La brasserie Westvleteren a désormais un directeur (et ce n’est pas un moine)
L’abbaye Saint-Sixte, célèbre dans le monde pour brasser la bière trappiste Westvleteren, se dote d’un directeur général pour la première fois de son histoire. Son arrivée ne marquera toutefois pas un changement de cap commercial pour la brasserie flamande, selon le père abbé Manu Van Hecke.
Jusqu’à présent, les moines de l’abbaye Saint-Sixte qui brassent la bière mondialement connue Westvleteren s’occupaient eux-mêmes de toutes les tâches commerciales. Ils les confient désormais à leur nouveau directeur: Alain Monteyne. C’est la première fois en près de 200 ans d’histoire que ce poste n’est pas occupé par un frère.
Outre la supervision quotidienne de la brasserie, Alain Monteyne sera en charge de la gestion du patrimoine de l’abbaye, et des relations avec d’autres entreprises. Auparavant, ces responsabilités étaient réparties entre les moines et des laïcs. Cet ancien chef de PME, originaire d’Ypres et âgé de 58 ans, est diplômé en sciences économiques à Mons. Il a dirigé plusieurs sociétés actives dans le secteur agroalimentaire, dont le spécialiste des surgelés à base de pomme de terre Clarebout Potatoes NV et la société de charcuterie BonRill.
“Après 35 années passées à la tête d’entreprises familiales, spécialisées dans la confection d’aliments, il a le bagage nécessaire pour diriger notre brasserie et la préparer aux défis à venir, en respectant le cadre monastique et les objectifs fixés par le conseil d’administration de l’ASBL“, commente le père abbé Manu Van Hecke, en quelque sorte le “CEO” de l’abbaye, dans un communiqué.
7.500 hectolitres annuels maximum
Si Alain Monteyne compte quelques réussites florissantes au cours de sa carrière, Westvleteren ne cherche pas la croissance à tout prix. Certes, la production a augmenté de 50% en une dizaine d’années pour atteindre les 7.500 hectolitres annuels, mais les moines, aidés de six laïcs, ne brassent que 50 jours par an. Le père abbé Manu Van Hecke, qui était jusqu’à présent à la tête de la brasserie, a confirmé que l’arrivée de ce directeur ne marquerait pas un changement de cap pour son fonctionnement et sa stratégie. Il fait savoir qu’avec cette nouvelle direction, la brasserie ne cherchera pas à maximiser les bénéfices ou la production.

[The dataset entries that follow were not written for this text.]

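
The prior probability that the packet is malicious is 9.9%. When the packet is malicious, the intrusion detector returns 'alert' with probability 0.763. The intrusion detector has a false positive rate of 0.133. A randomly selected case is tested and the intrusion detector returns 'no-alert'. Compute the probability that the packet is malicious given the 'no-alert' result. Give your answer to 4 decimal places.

Write H for 'the packet is malicious'. Prior odds H:¬H = 0.099/0.901 = 0.10988. For the 'no-alert' outcome, the likelihood ratio is 0.237/0.867 = 0.27336.
Posterior odds = 0.10988 × 0.27336 = 0.030036, so P(H|E) = 0.030036/(1+0.030036) = 0.0292.

P(H | E) ≈ 0.0292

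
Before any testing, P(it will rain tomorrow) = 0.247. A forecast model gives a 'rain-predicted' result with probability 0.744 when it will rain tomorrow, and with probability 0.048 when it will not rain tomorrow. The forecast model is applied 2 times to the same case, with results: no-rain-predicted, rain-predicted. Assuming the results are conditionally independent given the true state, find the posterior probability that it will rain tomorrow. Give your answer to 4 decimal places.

With H the event that it will rain tomorrow, the joint likelihood of the observed sequence is P(data|H) = 0.256·0.744 = 0.19046 and P(data|¬H) = 0.952·0.048 = 0.045696.
Bayes: P(H|data) = 0.247·0.19046 / (0.247·0.19046 + 0.753·0.045696) = 0.047045/0.081454 = 0.5776.

Posterior P(H) ≈ 0.5776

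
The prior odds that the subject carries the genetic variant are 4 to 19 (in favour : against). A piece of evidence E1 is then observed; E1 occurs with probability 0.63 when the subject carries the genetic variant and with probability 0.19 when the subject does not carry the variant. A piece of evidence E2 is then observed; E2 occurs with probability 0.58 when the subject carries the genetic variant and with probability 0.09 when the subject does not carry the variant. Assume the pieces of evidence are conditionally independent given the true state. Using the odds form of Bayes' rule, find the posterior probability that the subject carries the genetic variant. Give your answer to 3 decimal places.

Prior odds = 4/19 = 0.21053. In log-odds, ln(0.21053) = -1.5581.
Add log likelihood ratios: ln(3.3158) + ln(6.4444) = 3.0619.
Posterior log-odds = 1.5038, so posterior odds = exp(1.5038) = 4.4986. Converting, P(H|E) = 4.4986/5.4986 = 0.818.

Posterior probability ≈ 0.818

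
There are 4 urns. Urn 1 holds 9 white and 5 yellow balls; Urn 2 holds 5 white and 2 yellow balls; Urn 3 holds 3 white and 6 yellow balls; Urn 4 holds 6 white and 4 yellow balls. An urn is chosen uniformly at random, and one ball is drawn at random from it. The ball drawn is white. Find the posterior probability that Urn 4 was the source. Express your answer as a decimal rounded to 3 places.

P(white|Urn 1) = 0.6429; P(white|Urn 2) = 0.7143; P(white|Urn 3) = 0.3333; P(white|Urn 4) = 0.6.
Prior × likelihood for each source: 0.25·0.6429=0.1607, 0.25·0.7143=0.1786, 0.25·0.3333=0.08333, 0.25·0.6=0.1500. Summing gives P(white) = 0.57262.
P(Urn 4 | white) = 0.1500 / 0.57262 = 0.262.

Posterior probability ≈ 0.262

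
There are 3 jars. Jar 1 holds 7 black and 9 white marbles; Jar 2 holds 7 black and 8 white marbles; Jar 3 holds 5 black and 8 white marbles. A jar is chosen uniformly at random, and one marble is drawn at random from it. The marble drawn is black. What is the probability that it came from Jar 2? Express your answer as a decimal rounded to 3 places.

Tabulate prior·likelihood by source: [1] prior 0.333333, lik 0.4375, product 0.1458; [2] prior 0.333333, lik 0.4667, product 0.1556; [3] prior 0.333333, lik 0.3846, product 0.1282.
Normalizing constant = 0.42959; the posterior for Jar 2 is its product over the sum, 0.1556/0.42959 = 0.362.

Posterior probability ≈ 0.362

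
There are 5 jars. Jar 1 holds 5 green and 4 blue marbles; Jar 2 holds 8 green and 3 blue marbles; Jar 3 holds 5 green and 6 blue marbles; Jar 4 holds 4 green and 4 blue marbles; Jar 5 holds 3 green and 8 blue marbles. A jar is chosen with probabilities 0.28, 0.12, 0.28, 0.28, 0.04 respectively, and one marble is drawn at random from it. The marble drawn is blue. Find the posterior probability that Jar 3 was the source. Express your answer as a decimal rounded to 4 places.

Tabulate prior·likelihood by source: [1] prior 0.28, lik 0.4444, product 0.1244; [2] prior 0.12, lik 0.2727, product 0.03273; [3] prior 0.28, lik 0.5455, product 0.1527; [4] prior 0.28, lik 0.5, product 0.1400; [5] prior 0.04, lik 0.7273, product 0.02909.
Normalizing constant = 0.47899; the posterior for Jar 3 is its product over the sum, 0.1527/0.47899 = 0.3189.

Posterior probability ≈ 0.3189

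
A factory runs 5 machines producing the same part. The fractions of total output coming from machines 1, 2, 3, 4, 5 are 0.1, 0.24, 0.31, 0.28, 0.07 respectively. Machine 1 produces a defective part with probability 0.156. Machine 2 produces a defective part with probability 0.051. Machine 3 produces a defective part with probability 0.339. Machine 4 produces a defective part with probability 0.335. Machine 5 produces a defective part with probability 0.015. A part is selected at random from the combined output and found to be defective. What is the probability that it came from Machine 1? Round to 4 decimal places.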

Les moines brassent pour vivre, ils ne vivent pas pour brasser
Le père abbé Manu Van Hecke
La production restera limitée à 7 500 hectolitres par an a-t-il assuré. “Les moines brassent pour vivre, ils ne vivent pas pour brasser. Cela restera comme ça avec Alain Monteyne. Il aidera les frères et les assistera dans la gestion commerciale de la communauté monastique. Il préparera également la brasserie pour l’avenir‘”, commente le père abbé.
Dix-neuf moines vivent encore dans l’abbaye située dans le Westhoek. L’arrivée d’Alain Monteyne leur permettra de se consacrer pleinement à leur vocation.
Vente limitée en ligne
D’autres brasseries trappistes, comme Westmalle par exemple, ont un directeur général depuis de nombreuses années déjà. A Westvleteren où la production de bière est nettement plus confidentielle, une telle fonction ne semblait pas indispensable, jusqu’il y a peu. Mais, certaines choses sont devenues plus complexes, comme les réglementations diverses, les normes de l’Afsca,… explique-t-on à l’abbaye.
La bière trappiste a été projetée au-devant de la scène brassicole en 2005 lorsqu’un site spécialisé américain avait désigné un des breuvages de la gamme, la 12, “meilleure bière du monde”. La bière a alors été victime de son succès. Lors des rares journées de vente directe en quantité limitée par client, il n’était pas rare de voir de longues files de voitures se former devant l’abbaye. Depuis 2019, la brasserie a dû adapter son système de vente. Les moines ont opté pour la vente en ligne, abandonnant celle par téléphone instaurée au début de leur activité. La bière trappiste est désormais exclusivement disponible lors des journées spéciales de vente que l’abbaye annonce en ligne. Malgré ce système de vente très strict, les moines ne sont cependant pas parvenus à éviter les dérives commerciales. Alors qu’ils stipulent que toute revente de leurs produits est interdite, la bière se retrouve facilement sur le maché noir, souvent à prix d’or.